E a visita à Hungria, por que também é uma mancha na gestão do novo chanceler?
O Orban é um autoritário. Lá ainda existe democracia, mas é uma democracia iliberal, como ele mesmo diz. Ele assume essa ideia da democracia iliberal até no nome, ele se orgulha disso. Bolsonaro, ao visitar esses países, ele se associa a duas figuras e reforça a ideia que já existe sobre ele no mundo, que também é um autocrata, autoritário, inimigo da democracia, um homem favorável a essa democracia iliberal. Ele simplesmente confirma toda a imagem negativa que ele já tem.
Além disso, vai haver eleições na Hungria. Embora ninguém saiba o que vai acontecer, pela primeira vez parece que a oposição se uniu para ter uma certa chance. E esse governo aqui nosso tem essa característica de sempre apostar em aliados errados, porque são todos aliados que perdem o poder. Como foi o [Donald] Trump, como foi o Benyamin Netanyahu [em Israel], o [Matteo] Salvini na Itália. Eu acho que é difícil de justificar ou de compreender do ponto de vista diplomático das relações internacionais.

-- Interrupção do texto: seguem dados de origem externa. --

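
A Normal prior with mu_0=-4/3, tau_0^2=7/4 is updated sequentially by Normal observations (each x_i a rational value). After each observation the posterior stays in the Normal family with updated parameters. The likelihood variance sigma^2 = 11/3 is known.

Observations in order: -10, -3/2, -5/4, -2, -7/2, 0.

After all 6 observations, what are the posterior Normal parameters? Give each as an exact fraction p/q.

obs 1: x=-10 → posterior Normal(-62/15, 77/65)
obs 2: x=-3/2 → posterior Normal(-1801/516, 77/86)
obs 3: x=-5/4 → posterior Normal(-3917/1284, 77/107)
obs 4: x=-2 → posterior Normal(-4421/1536, 77/128)
obs 5: x=-7/2 → posterior Normal(-5303/1788, 77/149)
obs 6: x=0 → posterior Normal(-5303/2040, 77/170)

mu_0=-5303/2040, tau_0^2=77/170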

Se não há qualquer ganho diplomático nessas viagens, então quais seriam os supostos benefícios que o governo estaria mirando?
O Bolsonaro só tem ganhos internamente. Eu colocaria isso, mas num contexto das críticas recentes que ele recebeu tanto do Ernesto Araújo quanto do Abraham Weintraub. Aqueles ministros da primeira fase, que era a fase do Olavo de Carvalho, daquela fase mais lunática de extrema-direita, estão criticando cada vez mais o Bolsonaro pelas alianças que ele fez com o Centrão, que, segundo eles, isso deturpa todo o sentido da candidatura dele.
Segundo os jornais, ele se irritou muito, tanto com o Weintraub quanto com o Araújo, porque isso é claro que tem consequências naquele núcleo mais fiel dele, dos fanáticos a todo preço. Então eu acho que isso é um gesto que ele faz em direção a esse grupo. Não podem se afastar do Centrão, que é o objetivo dessas críticas do Araújo e do Weintraub, ele pelo menos reforça esse lado ideológico de extrema-direita, visitando esses dois mandatários que são simpatizantes desse grupo. É a única vantagem que eu posso ver, mas parece uma coisa tão pequena, porque não é um grupo, aqui no Brasil, que tem um peso muito importante, ao contrário, é um grupo que já vota nele mesmo.
Teremos eleições este ano e as viagens internacionais de um presidente que tenta reeleição são importantes para o eleitorado. Mas o governo brasileiro está com a fama de pária internacional desde Ernesto Araújo. Esta viagem é uma tentativa de dizer que não está isolado?
Se a intenção é mostrar que ele não está isolado, na verdade o resultado é patético. Na América do Sul mesmo, você viu que ele foi ao Suriname e à Guiana. São dois países limítrofes e tudo, mas insignificantes. Ele não tem mais condições de ir em nenhum outro país. Não pode ir à Argentina, não pode ir ao Chile, não pode ir ao México, a lugar nenhum.
Talvez eles queiram dar a impressão, em um ano eleitoral, da vantagem dele ser o presidente, uma pessoa que viaja, que se expõe. Mas é tão pouco, tão magro o resultado. É um pouco melancólico. É um final de governo cada vez mais sem nada a apresentar, em qualquer campo. A economia é um grande fracasso, em matéria social o país tá com uma miséria muito grande, desemprego de 14 milhões, a educação é um desastre como se viu nesses últimos tempos, na saúde o que houve de certo foram mais os governadores, o meio ambiente é uma catástrofe, você vai percorrendo um por um nos setores e você vê que não tem nada. E em relações exteriores é a mesma coisa. É uma coisa muito pobre.